Afuera la muerte escondía sus víctimas entre las matas, dentro de las barrancas, en medio de los charcos de sangre. Y ahí está de nuevo ella, de pie ante la nada, una vez más por aquí ha pasado el cegador y cortó las espigas de un tajo, vino y se fue, pasándola a ella de largo.

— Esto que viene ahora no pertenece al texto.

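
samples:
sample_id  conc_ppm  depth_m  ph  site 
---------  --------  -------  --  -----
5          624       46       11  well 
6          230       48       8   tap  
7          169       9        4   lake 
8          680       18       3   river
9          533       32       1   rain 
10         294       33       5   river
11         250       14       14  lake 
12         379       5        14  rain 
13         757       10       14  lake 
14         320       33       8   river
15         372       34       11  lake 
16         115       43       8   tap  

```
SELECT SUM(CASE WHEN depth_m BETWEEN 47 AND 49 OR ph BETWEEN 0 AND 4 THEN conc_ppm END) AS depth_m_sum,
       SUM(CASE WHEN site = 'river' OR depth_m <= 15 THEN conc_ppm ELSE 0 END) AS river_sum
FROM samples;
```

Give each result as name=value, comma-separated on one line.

[depth_m_sum: depth_m BETWEEN 47 AND 49 OR ph BETWEEN 0 AND 4]
sample_id=5: ✗
sample_id=6: ✓ → 230
sample_id=7: ✓ → 169
sample_id=8: ✓ → 680
sample_id=9: ✓ → 533
sample_id=10: ✗
sample_id=11: ✗
sample_id=12: ✗
sample_id=13: ✗
sample_id=14: ✗
sample_id=15: ✗
sample_id=16: ✗
depth_m_sum = 230 + 169 + 680 + 533 = 1612
—
[river_sum: site = 'river' OR depth_m <= 15]
sample_id=5: ✗
sample_id=6: ✗
sample_id=7: ✓ → 169
sample_id=8: ✓ → 680
sample_id=9: ✗
sample_id=10: ✓ → 294
sample_id=11: ✓ → 250
sample_id=12: ✓ → 379
sample_id=13: ✓ → 757
sample_id=14: ✓ → 320
sample_id=15: ✗
sample_id=16: ✗
river_sum = 169 + 680 + 294 + 250 + 379 + 757 + 320 = 2849

depth_m_sum=1612, river_sum=2849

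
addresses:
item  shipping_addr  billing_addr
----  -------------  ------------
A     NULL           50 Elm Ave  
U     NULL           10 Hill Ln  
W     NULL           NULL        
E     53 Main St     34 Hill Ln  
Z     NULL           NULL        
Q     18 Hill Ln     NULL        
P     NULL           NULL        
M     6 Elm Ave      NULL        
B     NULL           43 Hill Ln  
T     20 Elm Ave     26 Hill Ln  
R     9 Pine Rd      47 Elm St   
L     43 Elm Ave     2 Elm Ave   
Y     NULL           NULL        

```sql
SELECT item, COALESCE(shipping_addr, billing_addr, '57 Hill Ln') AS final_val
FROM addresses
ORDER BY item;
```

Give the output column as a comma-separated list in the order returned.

50 Elm Ave, 43 Hill Ln, 53 Main St, 43 Elm Ave, 6 Elm Ave, 57 Hill Ln, 18 Hill Ln, 9 Pine Rd, 20 Elm Ave, 10 Hill Ln, 57 Hill Ln, 57 Hill Ln, 57 Hill Ln

item=A: shipping_addr=NULL, billing_addr=50 Elm Ave → 50 Elm Ave
item=B: shipping_addr=NULL, billing_addr=43 Hill Ln → 43 Hill Ln
item=E: shipping_addr=53 Main St → 53 Main St
item=L: shipping_addr=43 Elm Ave → 43 Elm Ave
item=M: shipping_addr=6 Elm Ave → 6 Elm Ave
item=P: shipping_addr=NULL, billing_addr=NULL, → literal 57 Hill Ln → 57 Hill Ln
item=Q: shipping_addr=18 Hill Ln → 18 Hill Ln
item=R: shipping_addr=9 Pine Rd → 9 Pine Rd
item=T: shipping_addr=20 Elm Ave → 20 Elm Ave
item=U: shipping_addr=NULL, billing_addr=10 Hill Ln → 10 Hill Ln
item=W: shipping_addr=NULL, billing_addr=NULL, → literal 57 Hill Ln → 57 Hill Ln
item=Y: shipping_addr=NULL, billing_addr=NULL, → literal 57 Hill Ln → 57 Hill Ln
item=Z: shipping_addr=NULL, billing_addr=NULL, → literal 57 Hill Ln → 57 Hill Ln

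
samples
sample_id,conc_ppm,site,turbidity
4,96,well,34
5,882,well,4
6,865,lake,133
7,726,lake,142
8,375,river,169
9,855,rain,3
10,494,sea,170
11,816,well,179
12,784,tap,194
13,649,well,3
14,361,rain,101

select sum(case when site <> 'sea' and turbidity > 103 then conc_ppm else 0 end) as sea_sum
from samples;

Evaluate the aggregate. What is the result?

3566

sample_id=4: ✗
sample_id=5: ✗
sample_id=6: ✓ → 865
sample_id=7: ✓ → 726
sample_id=8: ✓ → 375
sample_id=9: ✗
sample_id=10: ✗
sample_id=11: ✓ → 816
sample_id=12: ✓ → 784
sample_id=13: ✗
sample_id=14: ✗
sea_sum = 865 + 726 + 375 + 816 + 784 = 3566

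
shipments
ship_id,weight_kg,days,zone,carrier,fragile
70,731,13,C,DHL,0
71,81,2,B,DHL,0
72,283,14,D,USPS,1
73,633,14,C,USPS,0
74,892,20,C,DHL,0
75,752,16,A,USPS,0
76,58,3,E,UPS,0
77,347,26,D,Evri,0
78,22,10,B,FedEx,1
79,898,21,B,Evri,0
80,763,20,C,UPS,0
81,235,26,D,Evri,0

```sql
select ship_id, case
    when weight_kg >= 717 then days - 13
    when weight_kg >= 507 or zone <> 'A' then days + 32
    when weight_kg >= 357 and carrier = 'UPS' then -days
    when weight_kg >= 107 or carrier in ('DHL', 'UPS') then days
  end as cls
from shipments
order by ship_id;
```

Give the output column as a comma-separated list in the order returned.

ship_id=70: weight_kg >= 717 → 0
ship_id=71: weight_kg >= 507 or zone <> 'A' → 34
ship_id=72: weight_kg >= 507 or zone <> 'A' → 46
ship_id=73: weight_kg >= 507 or zone <> 'A' → 46
ship_id=74: weight_kg >= 717 → 7
ship_id=75: weight_kg >= 717 → 3
ship_id=76: weight_kg >= 507 or zone <> 'A' → 35
ship_id=77: weight_kg >= 507 or zone <> 'A' → 58
ship_id=78: weight_kg >= 507 or zone <> 'A' → 42
ship_id=79: weight_kg >= 717 → 8
ship_id=80: weight_kg >= 717 → 7
ship_id=81: weight_kg >= 507 or zone <> 'A' → 58

0, 34, 46, 46, 7, 3, 35, 58, 42, 8, 7, 58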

Será hasta dentro de muchos años que ella volverá a estas montañas de la mano de su hijo mayor, a estos bosques frondosos de cadáveres tibios, los encontrará reverdecidos y dirá: “aquí fuiste concebido, aquí fuiste hecho hijo de un ángel, aquí me dio la kufiyya roja con fondo blanco que lo confirma, por aquí pasó la guerra, por aquí volverá a pasar.” Así dirá, pero no pronto, lo dirá cuando sea muy viejita y pueda al fin volver al lugar en el que se enamoró del muchacho, ahora es una niña, ahora corre de con la mano en el vientre, como una madre, llena de miedos. ¿Qué sabrá su hijo de naciones? Nada, como nada sabe ella y como nada sabemos nosotros. Sin embargo ahí está la guerra, con su feo rostro asomando las narices por la ventana, la guerra blanca, la guerra que contiene todas las guerras: la guerra contra el terrorismo, la guerra contra el narcotráfico, la guerra santa, la guerra mundial, la guerra de los mundos, la guerra de las galaxias, la guerra sucia, la fría, la civil, la de los pasteles, la de los botones, la de las rosas, la de los cien años, la de la conquista, la de la independencia, la de la revolución, la guerra de guerrillas, la guerra de los sexos, la guerra florida, la guerra que viene, la guerra que se fue, la guerra que somos, la guerra, tan humana como la peste, el hambre o la muerte, Señor, ciertamente Tú no traiciones tu Palabra.